Hal diatas itu dikemukakan tanpa sama sekali didasari oleh anggapan bahwa belum ada diantara kita yang
memikirkan masalah pendidikan guru itu. Pikiran-pikiran yang dimaksud memang ada diketengahkan
orang tetapi praktis tanpa kecuali dapat dinyatakan sebagi bersifat fragmentaris, tidak menyeluruh.
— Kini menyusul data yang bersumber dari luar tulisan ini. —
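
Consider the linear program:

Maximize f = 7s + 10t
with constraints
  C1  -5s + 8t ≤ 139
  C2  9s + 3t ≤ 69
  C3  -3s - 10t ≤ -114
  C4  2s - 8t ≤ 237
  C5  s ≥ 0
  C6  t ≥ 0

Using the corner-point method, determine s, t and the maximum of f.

Feasible corners and f = 7s + 10t:
  (45/29, 532/29) → f = 5635/29
  (0, 139/8) → f = 695/4
  (116/27, 91/9) → f = 3542/27
  (0, 57/5) → f = 114

s = 45/29, t = 532/29, maximum f = 5635/29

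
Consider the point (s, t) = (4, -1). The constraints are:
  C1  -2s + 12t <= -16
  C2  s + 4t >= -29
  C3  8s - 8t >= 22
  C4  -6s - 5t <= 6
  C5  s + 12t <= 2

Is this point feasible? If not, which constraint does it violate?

C1: -20 ≤ -16 ✓
C2: 0 ≥ -29 ✓
C3: 40 ≥ 22 ✓
C4: -19 ≤ 6 ✓
C5: -8 ≤ 2 ✓

feasible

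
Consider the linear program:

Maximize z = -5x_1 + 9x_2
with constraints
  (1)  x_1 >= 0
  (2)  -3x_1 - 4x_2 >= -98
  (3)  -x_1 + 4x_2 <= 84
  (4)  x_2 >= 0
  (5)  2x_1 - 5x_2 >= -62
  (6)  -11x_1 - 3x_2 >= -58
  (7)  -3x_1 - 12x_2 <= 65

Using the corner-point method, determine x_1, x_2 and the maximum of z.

x_1 = 0, x_2 = 62/5, maximum z = 558/5

Vertices and z = -5x_1 + 9x_2:
  (0, 0) → z = 0
  (0, 62/5) → z = 558/5
  (58/11, 0) → z = -290/11
  (104/61, 798/61) → z = 6662/61

At the optimal vertex, x_1 = 0 and 2x_1 - 5x_2 = -62.
Solving simultaneously gives x_1 = 0, x_2 = 62/5.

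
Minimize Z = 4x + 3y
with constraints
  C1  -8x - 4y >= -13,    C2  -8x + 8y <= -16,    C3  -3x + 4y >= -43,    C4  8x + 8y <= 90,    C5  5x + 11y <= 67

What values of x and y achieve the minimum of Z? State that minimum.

x = -35, y = -37, minimum Z = -251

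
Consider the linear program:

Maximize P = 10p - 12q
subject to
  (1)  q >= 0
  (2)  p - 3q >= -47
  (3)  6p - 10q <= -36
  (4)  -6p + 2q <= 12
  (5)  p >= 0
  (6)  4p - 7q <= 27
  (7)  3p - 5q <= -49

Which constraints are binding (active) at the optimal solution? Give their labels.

Feasible corners and P = 10p - 12q:
  (29/8, 135/8) → P = -665/4
  (22, 23) → P = -56
  (19/12, 43/4) → P = -679/6

The maximum is at (22, 23). Substituting into each constraint, equality holds for (2) and (7); the remaining constraints have slack.

(2) and (7)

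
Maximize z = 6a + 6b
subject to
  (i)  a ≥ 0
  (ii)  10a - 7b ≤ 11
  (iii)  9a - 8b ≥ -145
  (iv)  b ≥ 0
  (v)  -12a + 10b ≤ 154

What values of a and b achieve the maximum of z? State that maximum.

Vertices and z = 6a + 6b:
  (0, 0) → z = 0
  (0, 77/5) → z = 462/5
  (1103/17, 1549/17) → z = 936
  (11/10, 0) → z = 33/5
  (109/3, 59) → z = 572

a = 1103/17, b = 1549/17, maximum z = 936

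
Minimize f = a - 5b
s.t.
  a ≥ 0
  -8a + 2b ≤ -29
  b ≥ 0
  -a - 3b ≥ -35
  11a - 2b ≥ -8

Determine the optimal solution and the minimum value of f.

Vertices and f = a - 5b:
  (29/8, 0) → f = 29/8
  (157/26, 251/26) → f = -549/13
  (35, 0) → f = 35

At the optimal vertex, -8a + 2b = -29 and -a - 3b = -35.
Solving simultaneously gives a = 157/26, b = 251/26.

a = 157/26, b = 251/26, minimum f = -549/13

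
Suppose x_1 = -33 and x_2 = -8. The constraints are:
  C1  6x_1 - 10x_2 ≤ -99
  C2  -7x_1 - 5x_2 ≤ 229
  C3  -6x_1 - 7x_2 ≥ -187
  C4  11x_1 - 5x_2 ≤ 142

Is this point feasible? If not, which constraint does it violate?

not feasible — violates C2

Constraint C2: -7x_1 - 5x_2 = 271, which is not ≤ 229. All other constraints are satisfied.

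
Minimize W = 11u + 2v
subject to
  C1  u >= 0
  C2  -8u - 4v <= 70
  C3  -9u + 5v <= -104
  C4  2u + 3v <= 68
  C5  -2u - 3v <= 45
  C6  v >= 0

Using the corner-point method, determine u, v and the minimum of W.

u = 104/9, v = 0, minimum W = 1144/9

Vertices and W = 11u + 2v:
  (652/37, 404/37) → W = 7980/37
  (104/9, 0) → W = 1144/9
  (34, 0) → W = 374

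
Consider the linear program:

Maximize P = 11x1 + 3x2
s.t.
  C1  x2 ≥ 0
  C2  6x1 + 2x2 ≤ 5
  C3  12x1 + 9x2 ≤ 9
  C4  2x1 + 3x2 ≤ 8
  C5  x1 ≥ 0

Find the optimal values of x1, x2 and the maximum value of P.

x1 = 3/4, x2 = 0, maximum P = 33/4

Feasible corners and P = 11x1 + 3x2:
  (3/4, 0) → P = 33/4
  (0, 0) → P = 0
  (0, 1) → P = 3

At the optimal vertex, x2 = 0 and 12x1 + 9x2 = 9.
Solving simultaneously gives x1 = 3/4, x2 = 0.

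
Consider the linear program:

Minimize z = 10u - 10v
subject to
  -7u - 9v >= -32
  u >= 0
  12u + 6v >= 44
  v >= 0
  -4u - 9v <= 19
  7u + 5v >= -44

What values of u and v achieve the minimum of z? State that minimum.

Feasible corners and z = 10u - 10v:
  (34/11, 38/33) → z = 640/33
  (32/7, 0) → z = 320/7
  (11/3, 0) → z = 110/3

u = 34/11, v = 38/33, minimum z = 640/33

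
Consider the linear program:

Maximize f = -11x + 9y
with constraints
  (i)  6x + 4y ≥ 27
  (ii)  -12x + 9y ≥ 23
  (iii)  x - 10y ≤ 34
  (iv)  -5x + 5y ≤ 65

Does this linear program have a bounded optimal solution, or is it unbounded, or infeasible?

bounded optimum

Feasible corners and f = -11x + 9y:
  (151/102, 77/17) → f = 2497/102
  (-5/2, 21/2) → f = 122
  (94/3, 133/3) → f = 163/3
The feasible region has finitely many vertices and no improving ray; the maximum is 122 at (-5/2, 21/2).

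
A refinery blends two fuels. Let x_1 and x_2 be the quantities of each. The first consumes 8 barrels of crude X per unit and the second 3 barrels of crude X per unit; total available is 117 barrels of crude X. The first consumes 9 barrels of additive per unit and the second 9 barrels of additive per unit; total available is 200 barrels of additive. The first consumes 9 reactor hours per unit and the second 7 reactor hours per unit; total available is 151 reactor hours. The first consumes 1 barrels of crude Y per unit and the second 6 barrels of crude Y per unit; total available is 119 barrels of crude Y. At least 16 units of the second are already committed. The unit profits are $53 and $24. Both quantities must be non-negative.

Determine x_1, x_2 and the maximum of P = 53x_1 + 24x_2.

x_1 = 13/3, x_2 = 16, maximum P = 1841/3

Extreme points and P = 53x_1 + 24x_2:
  (0, 119/6) → P = 476
  (0, 16) → P = 384
  (73/47, 920/47) → P = 25949/47
  (13/3, 16) → P = 1841/3

At the optimal vertex, 9x_1 + 7x_2 = 151 and x_2 = 16.
Solving simultaneously gives x_1 = 13/3, x_2 = 16.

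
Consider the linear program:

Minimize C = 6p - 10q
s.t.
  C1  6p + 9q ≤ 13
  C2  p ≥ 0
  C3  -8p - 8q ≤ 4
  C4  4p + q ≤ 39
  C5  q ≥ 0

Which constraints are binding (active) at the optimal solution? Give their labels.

Extreme points and C = 6p - 10q:
  (0, 13/9) → C = -130/9
  (13/6, 0) → C = 13
  (0, 0) → C = 0

The minimum is at (0, 13/9). Substituting into each constraint, equality holds for C1 and C2; the remaining constraints have slack.

C1 and C2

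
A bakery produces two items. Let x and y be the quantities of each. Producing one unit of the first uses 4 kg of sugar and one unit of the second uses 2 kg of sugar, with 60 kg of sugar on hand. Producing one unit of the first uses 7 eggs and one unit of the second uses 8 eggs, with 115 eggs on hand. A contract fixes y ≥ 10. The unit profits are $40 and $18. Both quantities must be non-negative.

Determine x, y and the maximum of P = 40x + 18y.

x = 5, y = 10, maximum P = 380

At the optimal vertex, 7x + 8y = 115 and y = 10.
Solving simultaneously gives x = 5, y = 10.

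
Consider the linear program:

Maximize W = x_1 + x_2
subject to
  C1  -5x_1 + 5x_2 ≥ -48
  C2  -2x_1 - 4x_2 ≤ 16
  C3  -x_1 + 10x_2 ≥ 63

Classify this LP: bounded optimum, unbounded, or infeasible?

From the feasible point (53/3, 121/15), moving in the direction (5, 5) keeps every constraint satisfied while W increases without bound.

unbounded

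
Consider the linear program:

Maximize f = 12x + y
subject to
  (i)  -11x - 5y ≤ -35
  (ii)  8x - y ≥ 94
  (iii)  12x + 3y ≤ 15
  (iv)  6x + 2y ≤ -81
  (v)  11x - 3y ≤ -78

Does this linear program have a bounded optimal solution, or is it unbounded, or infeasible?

infeasible

The boundaries -11x - 5y = -35 and 6x + 2y = -81 meet at (-475/8, 1101/8), but that point violates 8x - y ≥ 94. Every candidate vertex is excluded by some other constraint, so the feasible region is empty.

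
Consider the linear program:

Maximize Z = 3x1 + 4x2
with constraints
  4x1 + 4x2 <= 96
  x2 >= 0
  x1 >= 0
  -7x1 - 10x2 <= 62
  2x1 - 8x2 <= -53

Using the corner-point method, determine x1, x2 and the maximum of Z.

x1 = 0, x2 = 24, maximum Z = 96

Corner points and Z = 3x1 + 4x2:
  (0, 24) → Z = 96
  (139/10, 101/10) → Z = 821/10
  (0, 53/8) → Z = 53/2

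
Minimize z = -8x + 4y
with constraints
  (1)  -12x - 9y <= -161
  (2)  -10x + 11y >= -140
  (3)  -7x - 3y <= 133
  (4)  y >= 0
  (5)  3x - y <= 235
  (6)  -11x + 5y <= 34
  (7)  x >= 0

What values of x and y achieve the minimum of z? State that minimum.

Extreme points and z = -8x + 4y:
  (161/12, 0) → z = -322/3
  (499/159, 2179/159) → z = 4724/159
  (14, 0) → z = -112
  (2445/23, 1930/23) → z = -11840/23
  (1209/4, 2687/4) → z = 269

The optimum lies where -10x + 11y = -140 and 3x - y = 235.
Solving simultaneously gives x = 2445/23, y = 1930/23.

x = 2445/23, y = 1930/23, minimum z = -11840/23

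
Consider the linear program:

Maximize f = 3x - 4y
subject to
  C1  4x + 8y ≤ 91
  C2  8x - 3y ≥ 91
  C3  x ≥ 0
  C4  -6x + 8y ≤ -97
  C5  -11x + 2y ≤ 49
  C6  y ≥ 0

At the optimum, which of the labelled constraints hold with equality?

Feasible corners and f = 3x - 4y:
  (94/5, 79/40) → f = 97/2
  (91/4, 0) → f = 273/4
  (97/6, 0) → f = 97/2

The maximum is at (91/4, 0). Substituting into each constraint, equality holds for C1 and C6; the remaining constraints have slack.

C1 and C6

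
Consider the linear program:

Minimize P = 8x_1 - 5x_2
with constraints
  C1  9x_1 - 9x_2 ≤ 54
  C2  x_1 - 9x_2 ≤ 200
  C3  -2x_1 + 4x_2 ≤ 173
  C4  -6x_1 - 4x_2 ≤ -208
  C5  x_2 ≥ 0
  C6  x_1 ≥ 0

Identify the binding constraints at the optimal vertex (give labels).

C3 and C4

Extreme points and P = 8x_1 - 5x_2:
  (197/2, 185/2) → P = 651/2
  (116/5, 86/5) → P = 498/5
  (35/8, 727/16) → P = -3075/16

The minimum is at (35/8, 727/16). Substituting into each constraint, equality holds for C3 and C4; the remaining constraints have slack.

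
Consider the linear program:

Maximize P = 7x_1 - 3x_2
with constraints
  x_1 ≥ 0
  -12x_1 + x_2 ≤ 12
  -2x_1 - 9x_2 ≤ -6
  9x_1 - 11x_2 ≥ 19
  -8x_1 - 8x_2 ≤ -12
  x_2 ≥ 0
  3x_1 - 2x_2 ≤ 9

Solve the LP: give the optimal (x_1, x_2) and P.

Extreme points and P = 7x_1 - 3x_2:
  (237/103, 16/103) → P = 1611/103
  (3, 0) → P = 21
  (61/15, 8/5) → P = 71/3

The binding constraints are 9x_1 - 11x_2 = 19 and 3x_1 - 2x_2 = 9.
Solving simultaneously gives x_1 = 61/15, x_2 = 8/5.

x_1 = 61/15, x_2 = 8/5, maximum P = 71/3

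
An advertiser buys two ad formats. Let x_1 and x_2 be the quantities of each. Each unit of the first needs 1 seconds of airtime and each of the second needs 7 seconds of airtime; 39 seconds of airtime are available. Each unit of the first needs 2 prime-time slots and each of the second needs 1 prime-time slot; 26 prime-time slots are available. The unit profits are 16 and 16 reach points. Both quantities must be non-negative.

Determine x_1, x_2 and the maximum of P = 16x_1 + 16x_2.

Vertices and P = 16x_1 + 16x_2:
  (0, 0) → P = 0
  (0, 39/7) → P = 624/7
  (13, 0) → P = 208
  (11, 4) → P = 240

x_1 = 11, x_2 = 4, maximum P = 240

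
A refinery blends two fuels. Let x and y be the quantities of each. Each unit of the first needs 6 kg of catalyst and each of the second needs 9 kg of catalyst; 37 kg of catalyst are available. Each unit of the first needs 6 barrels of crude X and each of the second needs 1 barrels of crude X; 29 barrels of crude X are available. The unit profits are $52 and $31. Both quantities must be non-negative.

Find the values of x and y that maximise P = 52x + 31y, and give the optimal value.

x = 14/3, y = 1, maximum P = 821/3

Feasible corners and P = 52x + 31y:
  (0, 0) → P = 0
  (0, 37/9) → P = 1147/9
  (29/6, 0) → P = 754/3
  (14/3, 1) → P = 821/3

At the optimal vertex, 6x + 9y = 37 and 6x + y = 29.
Solving simultaneously gives x = 14/3, y = 1.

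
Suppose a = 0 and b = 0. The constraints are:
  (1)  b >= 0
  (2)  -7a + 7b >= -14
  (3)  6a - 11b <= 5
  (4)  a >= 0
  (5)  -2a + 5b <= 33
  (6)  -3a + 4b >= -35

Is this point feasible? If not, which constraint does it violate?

feasible

(1): 0 ≥ 0 ✓
(2): 0 ≥ -14 ✓
(3): 0 ≤ 5 ✓
(4): 0 ≥ 0 ✓
(5): 0 ≤ 33 ✓
(6): 0 ≥ -35 ✓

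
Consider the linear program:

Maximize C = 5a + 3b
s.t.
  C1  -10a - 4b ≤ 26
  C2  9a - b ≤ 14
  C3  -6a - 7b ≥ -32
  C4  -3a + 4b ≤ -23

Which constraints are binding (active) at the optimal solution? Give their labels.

Vertices and C = 5a + 3b:
  (15/23, -187/23) → C = -486/23
  (-3/13, -77/13) → C = -246/13
  (1, -5) → C = -10

The maximum is at (1, -5). Substituting into each constraint, equality holds for C2 and C4; the remaining constraints have slack.

C2 and C4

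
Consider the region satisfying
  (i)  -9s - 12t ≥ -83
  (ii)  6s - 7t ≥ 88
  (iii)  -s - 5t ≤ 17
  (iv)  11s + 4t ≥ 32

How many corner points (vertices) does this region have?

Of the 6 pairwise boundary intersections, those satisfying every inequality are:
  (1637/135, -98/45)
  (619/33, -236/33)
  (321/37, -190/37)

3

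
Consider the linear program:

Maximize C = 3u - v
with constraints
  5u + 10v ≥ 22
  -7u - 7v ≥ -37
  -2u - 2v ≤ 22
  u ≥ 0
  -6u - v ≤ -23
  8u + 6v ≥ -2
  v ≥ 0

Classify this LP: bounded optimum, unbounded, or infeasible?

bounded optimum

Vertices and C = 3u - v:
  (208/55, 17/55) → C = 607/55
  (22/5, 0) → C = 66/5
  (124/35, 61/35) → C = 311/35
  (37/7, 0) → C = 111/7
The feasible region has finitely many vertices and no improving ray; the maximum is 111/7 at (37/7, 0).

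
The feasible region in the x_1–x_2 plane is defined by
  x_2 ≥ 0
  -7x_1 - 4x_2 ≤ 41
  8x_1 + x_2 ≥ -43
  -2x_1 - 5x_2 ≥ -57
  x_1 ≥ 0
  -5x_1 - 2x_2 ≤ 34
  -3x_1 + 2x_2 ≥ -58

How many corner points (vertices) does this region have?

4

Of the 21 pairwise boundary intersections, those satisfying every inequality are:
  (0, 0)
  (58/3, 0)
  (0, 57/5)
  (404/19, 55/19)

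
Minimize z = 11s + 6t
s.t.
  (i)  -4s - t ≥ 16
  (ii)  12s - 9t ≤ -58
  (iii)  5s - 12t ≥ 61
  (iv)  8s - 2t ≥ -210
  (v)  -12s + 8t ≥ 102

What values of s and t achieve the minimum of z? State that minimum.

Vertices and z = 11s + 6t:
  (-1321/43, -769/43) → z = -19145/43
  (-214/13, -621/52) → z = -6571/26
  (-369/10, -213/5) → z = -1323/2

s = -369/10, t = -213/5, minimum z = -1323/2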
Misalnya, ada yang menyarankan masa belajar yang panjang (atau, lebih cepat, menolak program-program
pendidikan guru yang lebih pendek terutama yang diperkenalkan didalam beberapa tahun terakhir ini) ; ada
yang menyarankan perlunya ditingkatkan mekanisme seleksi calon guru dan tenaga kependidikan; ada yang
menyoroti pentingnya prasarana dan sarana pendidikan guru; dan ada pula yang memusatkan perhatian
kepada perbaikan sistem imbalan bagi guru sehingga bisa bersaing dengan jabtan-jabatan lain
dimasyarakat. Tentu saja semua saran-saran tersebut diatas memiliki kesahihan, sekurang-kurangnya secara
partial, akan tetapi apabila di implementasikan, sebagian atau seluruhnya, belum tentu dapat dihasilkan
sistem pendidikan guru dan tenaga kependidikan yang efektif.
Sebaiknya teori pendidikan guru dan tenaga kependidikan yang produktif adalah yang memberi rambu-
rambu yang memadai didalam merancang serta mengimplementasikan program pendidikan guru dan tenaga
kependidikan yang lulusannya mampu melaksanakan tugas-tugas keguruan didalam konteks pendidikan
(tugas professional, kemanusiaan dan civic). Rambu-rambu yang dimaksud disusun dengan
mempergunakan bahan-bahan yang diperoleh dari tiga sumber yaitu: pendapat ahli, termasuk yang
disangga oleh hasil penelitian ilmiah, analisis tugas kelulusan serta pilihan nilai yang dianut masyarakat.
Rambu-rambu yang dimaksud yang mencerminkan hasil telaahan interpretif, normative dan kritis itu,
seperti telah diutarakan didalam bagian uraian dimuka, dirumuskan kedalam perangkat asumsi filosofis
yaitu asumsi-asumsi yang memberi rambu-rambu bagi perancang serta implementasi program yang
dimaksud. Dengan demikian, perangkat rambu-rambu yang dimaksud merupakan batu ujian didalam
menilai perancang dan implementasi program, maupun didalam “mempertahankan” program dari
penyimpngan-penyimpangan pelaksanaan ataupun dari serangan-serangan konseptual.